8.3. Bovendien dateert de inbreng van de gezinswoning in het gemeenschappelijk vermogen van vóór de inwerkingtreding van de antimisbruikbepaling op het privévermogen op 1 juni 2012, zodat de antimisbruikbepaling van artikel 18 § 2 van het Wetboek der Registratie-, Hypotheek- en Griffierechten overgenomen door artikel 3.17.0.0.2 VCF niet van toepassing kan zijn.

9. M.b.t. de uitonverdeeldheidtreding

9.1. De opeenvolgende schenking in onverdeeldheid door de ouders aan alle kinderen samen gevolgd door een uitonverdeeldheidtreding door de kinderen zonder tussenkomst van de ouders is de rechtsfiguur die beter bekend is als “de dubbele akte”.

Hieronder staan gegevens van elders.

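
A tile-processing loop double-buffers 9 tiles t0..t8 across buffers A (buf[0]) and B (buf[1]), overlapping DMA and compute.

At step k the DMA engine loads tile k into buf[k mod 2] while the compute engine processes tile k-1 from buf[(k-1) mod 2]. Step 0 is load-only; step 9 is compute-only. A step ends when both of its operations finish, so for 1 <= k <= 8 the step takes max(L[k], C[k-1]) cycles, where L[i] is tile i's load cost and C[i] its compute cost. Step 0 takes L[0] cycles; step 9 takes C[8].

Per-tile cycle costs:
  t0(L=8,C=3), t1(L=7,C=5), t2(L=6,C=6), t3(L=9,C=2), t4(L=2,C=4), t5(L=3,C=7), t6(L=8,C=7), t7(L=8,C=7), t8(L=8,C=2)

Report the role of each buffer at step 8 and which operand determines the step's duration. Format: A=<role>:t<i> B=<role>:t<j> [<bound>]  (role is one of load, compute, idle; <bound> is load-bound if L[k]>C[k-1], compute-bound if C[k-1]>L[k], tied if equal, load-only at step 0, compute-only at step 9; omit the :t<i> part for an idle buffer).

step 8: A=load:t8 B=compute:t7 [load-bound]

step 0: L[0]=8 → dur=8, Σ=8 | A=load:t0 B=idle [load-only]
step 1: L[1]=7 C[0]=3 → dur=7, Σ=15 | A=compute:t0 B=load:t1 [load-bound]
step 2: L[2]=6 C[1]=5 → dur=6, Σ=21 | A=load:t2 B=compute:t1 [load-bound]
step 3: L[3]=9 C[2]=6 → dur=9, Σ=30 | A=compute:t2 B=load:t3 [load-bound]
step 4: L[4]=2 C[3]=2 → dur=2, Σ=32 | A=load:t4 B=compute:t3 [tied]
step 5: L[5]=3 C[4]=4 → dur=4, Σ=36 | A=compute:t4 B=load:t5 [compute-bound]
step 6: L[6]=8 C[5]=7 → dur=8, Σ=44 | A=load:t6 B=compute:t5 [load-bound]
step 7: L[7]=8 C[6]=7 → dur=8, Σ=52 | A=compute:t6 B=load:t7 [load-bound]
step 8: L[8]=8 C[7]=7 → dur=8, Σ=60 | A=load:t8 B=compute:t7 [load-bound]
step 9: C[8]=2 → dur=2, Σ=62 | A=compute:t8 B=idle [compute-only]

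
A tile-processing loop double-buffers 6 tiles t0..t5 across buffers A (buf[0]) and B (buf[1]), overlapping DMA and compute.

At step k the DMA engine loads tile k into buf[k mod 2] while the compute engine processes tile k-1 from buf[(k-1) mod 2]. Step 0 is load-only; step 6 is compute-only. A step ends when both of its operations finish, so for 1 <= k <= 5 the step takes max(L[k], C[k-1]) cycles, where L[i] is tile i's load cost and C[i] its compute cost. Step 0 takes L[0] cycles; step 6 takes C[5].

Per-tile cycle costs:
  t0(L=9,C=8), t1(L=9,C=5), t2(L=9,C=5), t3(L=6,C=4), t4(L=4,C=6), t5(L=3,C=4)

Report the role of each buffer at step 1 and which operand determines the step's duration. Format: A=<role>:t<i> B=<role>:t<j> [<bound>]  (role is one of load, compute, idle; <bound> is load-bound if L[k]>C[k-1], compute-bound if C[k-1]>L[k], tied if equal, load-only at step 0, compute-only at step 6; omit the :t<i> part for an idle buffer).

k=0 load=t0/9c comp=- wait=9 total=9
k=1 load=t1/9c comp=t0/8c wait=9 total=18
k=2 load=t2/9c comp=t1/5c wait=9 total=27
k=3 load=t3/6c comp=t2/5c wait=6 total=33
k=4 load=t4/4c comp=t3/4c wait=4 total=37
k=5 load=t5/3c comp=t4/6c wait=6 total=43
k=6 load=- comp=t5/4c wait=4 total=47

step 1: A=compute:t0 B=load:t1 [load-bound]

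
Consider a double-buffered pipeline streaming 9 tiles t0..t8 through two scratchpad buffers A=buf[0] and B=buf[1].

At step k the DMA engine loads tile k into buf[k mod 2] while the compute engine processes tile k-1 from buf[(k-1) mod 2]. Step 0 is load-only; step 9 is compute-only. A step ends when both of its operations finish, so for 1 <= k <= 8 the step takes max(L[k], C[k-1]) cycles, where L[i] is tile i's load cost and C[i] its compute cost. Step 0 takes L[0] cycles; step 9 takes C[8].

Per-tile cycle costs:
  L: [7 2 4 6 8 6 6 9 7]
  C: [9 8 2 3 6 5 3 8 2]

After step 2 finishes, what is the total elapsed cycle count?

  0. 7=7c; end=7; A:t0 B:-
  1. max(2,9)=9c; end=16; A:t0 B:t1
  2. max(4,8)=8c; end=24; A:t2 B:t1
  3. max(6,2)=6c; end=30; A:t2 B:t3
  4. max(8,3)=8c; end=38; A:t4 B:t3
  5. max(6,6)=6c; end=44; A:t4 B:t5
  6. max(6,5)=6c; end=50; A:t6 B:t5
  7. max(9,3)=9c; end=59; A:t6 B:t7
  8. max(7,8)=8c; end=67; A:t8 B:t7
  9. 2=2c; end=69; A:t8 B:t7

end_cycle[2] = 24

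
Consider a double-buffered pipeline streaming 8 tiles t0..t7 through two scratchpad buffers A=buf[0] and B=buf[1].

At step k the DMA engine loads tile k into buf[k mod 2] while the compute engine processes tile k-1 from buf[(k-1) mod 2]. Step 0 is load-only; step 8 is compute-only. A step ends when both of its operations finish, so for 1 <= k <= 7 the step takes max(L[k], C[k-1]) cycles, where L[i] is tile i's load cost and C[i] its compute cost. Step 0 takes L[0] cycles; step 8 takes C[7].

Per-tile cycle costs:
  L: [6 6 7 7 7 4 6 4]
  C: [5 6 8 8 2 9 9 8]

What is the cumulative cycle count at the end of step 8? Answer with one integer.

end_cycle[8] = 65

[0] DMA t0→A (6c) ∥ CU idle ⇒ 6c, clock 6
[1] DMA t1→B (6c) ∥ CU A:t0 (5c) ⇒ 6c, clock 12
[2] DMA t2→A (7c) ∥ CU B:t1 (6c) ⇒ 7c, clock 19
[3] DMA t3→B (7c) ∥ CU A:t2 (8c) ⇒ 8c, clock 27
[4] DMA t4→A (7c) ∥ CU B:t3 (8c) ⇒ 8c, clock 35
[5] DMA t5→B (4c) ∥ CU A:t4 (2c) ⇒ 4c, clock 39
[6] DMA t6→A (6c) ∥ CU B:t5 (9c) ⇒ 9c, clock 48
[7] DMA t7→B (4c) ∥ CU A:t6 (9c) ⇒ 9c, clock 57
[8] DMA idle ∥ CU B:t7 (8c) ⇒ 8c, clock 65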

9.2. Deze rechtsfiguur die vooral wordt gebruikt voor erfrechtelijke doeleinden (de vordering tot inkorting vermijden/betwisting wegens benadeling) bij overlijden van de ouders wordt fiscaal gehonoreerd en doorgaans niet als fiscaal misbruik beschouwd.

9.3. Bovendien liggen er andere dan fiscale motieven aan de grondslag van de opeenvolgende rechtshandeling (schenking/uitonverdeeldheidtreding), m.n. de gelijkberechtiging van de kinderen en zijn de partijen bij de opeenvolgende rechtshandelingen verschillend (de uitonverdeeldheidtreding gebeurt zonder tussenkomst van de ouders). Er is dus geen sprake van eenheid van opzet.


Deze beslissing heeft alleen betrekking op registratiebelasting en doet geen uitspraak over andere belastingen.